野生環境で撮影された単一人物画像からの体重と身長の推定
本研究では、日常的な1枚の画像からBMI、体重、身長を推定する深層ニューラルネットワークを提案する。多様な6105枚の画像からなる新しいデータセットを作成し、RGB、深度マップ、姿勢親和マップ、エッジマップなどのマルチモーダル入力を評価。実験により、全身画像が半身や顔画像よりも優れた推定精度を示した。
Hira Yaseen氏らの研究チームは、arXivに投稿した論文「Weight and Height Estimation from a Single Human Image Captured in the Wild」において、野生環境で撮影された単一の人物画像から体重、身長、および体格指数(BMI)を自動的に推定する手法を提案した。BMIは健康状態を示す重要な指標であり、疾患リスクや寿命の予測に役立つ。しかし、野外画像では姿勢、カメラジオメトリ、外観、背景の変動が大きく、自動推定は難しい課題である。
研究チームは、ソーシャルネットワーキングサイトから収集した6105枚の画像からなる新しいデータセットを構築した。このデータセットには実際の体重、身長、BMIのラベルが付与されており、多様な民族、年齢層、性別をカバーする。正面、背面、全身、半身、横向き、鏡の自撮りなど様々なポーズを含み、背景やスケールの変化に富み、顔の一部や全体を隠すアーティファクトも含まれている。BMI推定用の全身画像データセットとしては初めて公開されたものである。データセットの内訳は女性約40%、男性約60%、年齢は18歳から65歳まで、人種は白人、アジア人、アフリカ人などを含む。画像は主にソーシャルメディア上の公開写真から取得され、匿名化処理が施され、様々な照明条件や撮影角度が含まれている。

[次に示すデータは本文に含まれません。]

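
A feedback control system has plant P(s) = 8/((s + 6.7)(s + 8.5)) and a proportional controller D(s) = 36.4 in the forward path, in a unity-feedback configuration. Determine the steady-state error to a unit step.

0.164

The loop is type 0. Static position error constant K_pos = D(0)·P(0) = 36.4·0.1405 = 5.113.
Steady-state error to a unit step: e_ss = 1/(1+K_pos) = 1/6.113 = 0.164.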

手法としては、単一タスクおよびマルチタスク学習の深層ニューラルネットワークを用い、RGB画像、深度マップ、姿勢親和マップ、エッジマップの複数のモダリティを入力として使用した。VGG16、DenseNet121、ResNet50などの異なるCNNバックボーンを用いて、全身、半身、顔画像について広範な実験を実施。その結果、全身画像が半身や顔画像よりもBMI、体重、身長の予測において優れており、特にBMI推定では平均絶対誤差が大幅に低減された。具体的には、全身画像を用いた場合のBMI推定の二乗平均平方根誤差(RMSE)は半身画像より約20%、顔画像より40%以上低かった。マルチタスク学習は単一タスクより優れ、複数モダリティの組み合わせによりさらに性能が向上した。例えば、RGB、深度マップ、姿勢親和マップの組み合わせが最良の結果をもたらした。
この研究は健康モニタリングへの応用が期待される。日常画像から自動的にBMIを推定できれば、遠隔医療や自己定量化アプリケーションに有用である。データセットは公開されており、関連研究の促進が期待される。論文は2026年7月28日に提出され、コンピュータビジョン、人工知能、機械学習の分野に属する。研究者らはデータセットの規模や画質のばらつきなどの限界も指摘しており、今後の課題としてデータセットの拡張とより複雑なモデルの探索を挙げている。